Ce parc mythique est une invitation à la poésie, au rêve éveillé. Malgré tout ne soyez pas surpris d’y croiser quelques sportifs acharnés préparant le marathon de Paris ou de simples accros de la course à pied tournant des heures durant, essoufflés comme des bœufs, le regard hagard et le visage écarlate, les veines des tempes qui battent à une cadence infernale, le tee-shirt dégoulinant de sueur… ou, plus anachronique encore, quelque amateur de boxe française ahanant à l’échauffement ou quelque athlète têtu s’échinant à grimper à croupetons les différentes côtes du parc.

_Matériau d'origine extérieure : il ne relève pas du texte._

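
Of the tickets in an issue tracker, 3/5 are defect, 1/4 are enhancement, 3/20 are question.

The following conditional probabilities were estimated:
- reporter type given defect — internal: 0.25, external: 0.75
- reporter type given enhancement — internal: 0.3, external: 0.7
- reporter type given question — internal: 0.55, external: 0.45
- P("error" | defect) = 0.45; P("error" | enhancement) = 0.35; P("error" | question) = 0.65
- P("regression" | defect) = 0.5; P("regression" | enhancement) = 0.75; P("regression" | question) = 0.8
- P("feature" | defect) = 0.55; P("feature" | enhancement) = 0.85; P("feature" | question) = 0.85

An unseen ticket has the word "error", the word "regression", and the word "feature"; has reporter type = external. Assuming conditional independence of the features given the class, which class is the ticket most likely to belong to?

defect: 0.6 × 0.75 × 0.45 × 0.5 × 0.55 = 0.0556875
enhancement: 0.25 × 0.7 × 0.35 × 0.75 × 0.85 = 0.039046875
question: 0.15 × 0.45 × 0.65 × 0.8 × 0.85 = 0.029835
Highest score → defect.

defect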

J’en conviens ce n’est pas très poétique, mais ça fait aussi partie du paysage. Tout comme les rastas-babas qui fument le pétard, les jeunes qui se sont trompés d’époque et qui font tourner un mange-disques avec des 45 tours, des personnes âgées réfugiées sur un banc à l’ombre dans les allées (on se croirait presque parfois dans un couloir de maison de retraite), les Blanche Neige qui préparent en toute insouciance leur mélanome, le vendeur de canettes qui lui aussi transpire à trimballer sa glacière et s’égosille dans le parc en criant « boissons fraiches », les femmes accompagnées de leurs toutous à poil long, ras ou frisé (non je ne parle pas des maris – il y a bien longtemps qu’ils ne les accompagnent plus !). Ces mêmes femmes qui, il y a quelques années, promenaient fièrement bébé dans la poussette et qui, aujourd’hui, revenues de tout, vous font un exposé de leurs troubles de la ménopause, de leur dépression, des traitements donnés par le « spychiatre »…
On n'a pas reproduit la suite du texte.